The Security Implications
While the death of 29-year-old journalist Lyra McKee is tragic, it doesn't reflect an increase in the capabilities of dissident militants in Northern Ireland. Civil disorder in heavily Catholic neighborhoods such as Creggan is not uncommon, especially leading up to and during important holidays. With Easter and the anniversary of the 1916 Easter Rising drawing near, dissident republicans and those sympathetic to the republican cause are more likely to cause disturbances.
The incident illustrates how the persistent threat of political violence remains fairly well contained. Public disorder was restricted to the Creggan area, and other than McKee's death, damage was limited. Sectarian tensions in Northern Ireland continue to motivate low-level attacks and sporadic civil disorder. However, dissident republicans are extremely limited in terms of tradecraft, finance, logistics, and political support. Of the highly publicized incidents this year, the unrest in Creggan is the first to result in a fatality.
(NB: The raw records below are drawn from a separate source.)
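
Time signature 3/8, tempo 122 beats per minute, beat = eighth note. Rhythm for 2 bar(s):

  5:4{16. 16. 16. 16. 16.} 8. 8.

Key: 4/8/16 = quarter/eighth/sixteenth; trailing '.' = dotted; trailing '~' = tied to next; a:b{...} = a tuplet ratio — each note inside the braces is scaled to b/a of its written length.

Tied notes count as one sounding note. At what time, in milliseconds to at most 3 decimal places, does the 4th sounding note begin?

1. 0.0ms @ 0 + 295.082ms (3/5)
2. 295.082ms @ 3/5 + 295.082ms (3/5)
3. 590.164ms @ 6/5 + 295.082ms (3/5)
4. 885.246ms @ 9/5 + 295.082ms (3/5)
5. 1180.328ms @ 12/5 + 295.082ms (3/5)
6. 1475.41ms @ 3 + 737.705ms (3/2)
7. 2213.115ms @ 9/2 + 737.705ms (3/2)

note 4 onset = 9/5b = 885.246ms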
Sectarian tensions in Northern Ireland continue to motivate low-level attacks and sporadic civil disorder. However, political, financial, logistical support for dissident republicans is limited.
The Geopolitical Implications
The journalist's death comes at a time of debate over the future of Northern Ireland as the United Kingdom pursues its Brexit plan. A British departure from the European Union without an agreement on their future relationship could result in border controls between Northern Ireland, a constituent of the United Kingdom, and the Republic of Ireland, an EU member. In reaction to the death, the major Northern Irish political parties — from the nationalist and unionist sides alike — issued a joint statement of condemnation emphasizing the importance of continuing the peace process.
The imposition of a hard border between Ireland and Northern Ireland would disrupt the Good Friday Agreement that has for the most part brought decades of sectarian violence in the region to an end. That's why the imposition of Brexit without a plan for managing that border could directly threaten the peace. If anything, the McKee's death confirms the position taken by the Irish government and the European Union that keeping the Irish border open is an essential part of the Brexit process.